Peer Response Guidelines
Response
groups are emphatically not edit groups.
Peter Elbow distinguishes between criterion-based feedback and
reader-based feedback: the former is text-centered, evaluating content,
organization, diction, mechanics, and so forth; the latter is reader-centered,
recording personal reactions rather than judging. A guide for peer response groups might
include directions such as the following.
1.
Read the first one or two paragraphs of the draft and stop.
· What has the writer told you
so far?
· Based on what you’ve read so
far, what do you expect the rest of the essay to tell you?
· What’s your emotional
response to the writing so far: interest? sympathy? boredom? anger?
· What do you wish the writer
would do next?
2.
Read about halfway through the paper and stop again.
· Describe, in as much detail
as possible, what has been going through your mind as you read.
· Point out sentences or
passages that you especially liked as well as those that confused or annoyed
you.
· What do you expect in the
second half of the essay?
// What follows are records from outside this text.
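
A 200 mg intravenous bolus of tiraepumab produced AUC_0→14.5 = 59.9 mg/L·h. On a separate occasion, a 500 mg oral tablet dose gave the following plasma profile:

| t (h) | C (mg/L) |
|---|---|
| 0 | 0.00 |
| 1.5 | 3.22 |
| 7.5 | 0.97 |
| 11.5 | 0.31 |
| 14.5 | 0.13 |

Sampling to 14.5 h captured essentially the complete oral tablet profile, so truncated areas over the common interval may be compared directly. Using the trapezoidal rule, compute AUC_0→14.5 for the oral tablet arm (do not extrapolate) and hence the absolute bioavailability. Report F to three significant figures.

F = 0.122

Trapezoidal AUC_0→14.5 (oral tablet):
  [0→1.5]: (0.00+3.22)/2 × 1.5 = 2.415
  [1.5→7.5]: (3.22+0.97)/2 × 6 = 12.57
  [7.5→11.5]: (0.97+0.31)/2 × 4 = 2.56
  [11.5→14.5]: (0.31+0.13)/2 × 3 = 0.66
  Sum = 18.205 mg/L·h
F = (AUC_ev/D_ev)/(AUC_iv/D_iv) = (18.205/500)/(59.9/200) = 0.03641/0.2995 = 0.1216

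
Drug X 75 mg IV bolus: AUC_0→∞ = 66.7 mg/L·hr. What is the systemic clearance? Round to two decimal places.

CL = Dose_iv / AUC_0→∞
   = 75 / 66.7 = 1.12444 L/hr

CL = 1.12 L/hr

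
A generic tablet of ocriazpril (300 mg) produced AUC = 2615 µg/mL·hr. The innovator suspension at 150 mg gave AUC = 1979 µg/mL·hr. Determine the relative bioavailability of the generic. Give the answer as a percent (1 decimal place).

F_rel = 66.1%

F_rel = (AUC_test/D_test) / (AUC_ref/D_ref)
      = (2615/300) / (1979/150)
      = 8.71667 / 13.1933 = 0.6607 = 66.07%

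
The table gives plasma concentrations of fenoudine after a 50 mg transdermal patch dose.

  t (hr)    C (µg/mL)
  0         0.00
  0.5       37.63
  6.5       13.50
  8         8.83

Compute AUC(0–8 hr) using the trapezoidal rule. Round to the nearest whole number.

AUC = 180 µg/mL·hr

Trapezoidal AUC_0→8:
  [0→0.5]: (0.00+37.63)/2 × 0.5 = 9.4075
  [0.5→6.5]: (37.63+13.50)/2 × 6 = 153.39
  [6.5→8]: (13.50+8.83)/2 × 1.5 = 16.7475
  Sum = 179.545 µg/mL·hr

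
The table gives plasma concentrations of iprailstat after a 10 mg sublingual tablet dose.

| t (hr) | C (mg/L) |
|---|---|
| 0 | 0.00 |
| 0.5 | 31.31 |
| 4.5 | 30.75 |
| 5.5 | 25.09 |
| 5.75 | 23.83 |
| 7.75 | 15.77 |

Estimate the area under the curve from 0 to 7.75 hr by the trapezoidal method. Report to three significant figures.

AUC = 206 mg/L·hr

Trapezoidal AUC_0→7.75:
  [0→0.5]: (0.00+31.31)/2 × 0.5 = 7.8275
  [0.5→4.5]: (31.31+30.75)/2 × 4 = 124.12
  [4.5→5.5]: (30.75+25.09)/2 × 1 = 27.92
  [5.5→5.75]: (25.09+23.83)/2 × 0.25 = 6.115
  [5.75→7.75]: (23.83+15.77)/2 × 2 = 39.6
  Sum = 205.5825 mg/L·hr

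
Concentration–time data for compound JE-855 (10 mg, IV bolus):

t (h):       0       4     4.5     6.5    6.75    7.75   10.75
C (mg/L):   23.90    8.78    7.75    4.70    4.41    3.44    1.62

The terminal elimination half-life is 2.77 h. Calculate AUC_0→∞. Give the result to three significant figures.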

What do you
want the writer to do?
3.
After reading the entire paper, follow the steps below.
· Briefly summarize the essay
as if you were describing it to a friend.
· Has your reaction to the
paper changed? How?
· What questions would you
like to ask the writer?
· What impression of the
writer do you get from the way she or he ends the paper?
· What metaphor or image would
you use to describe the essay (or the writer)?
[1]
Peer response guidelines are adapted from Peter Elbow, Writing with Power [New
York: Oxford University Press, 1981], pp. 255-263.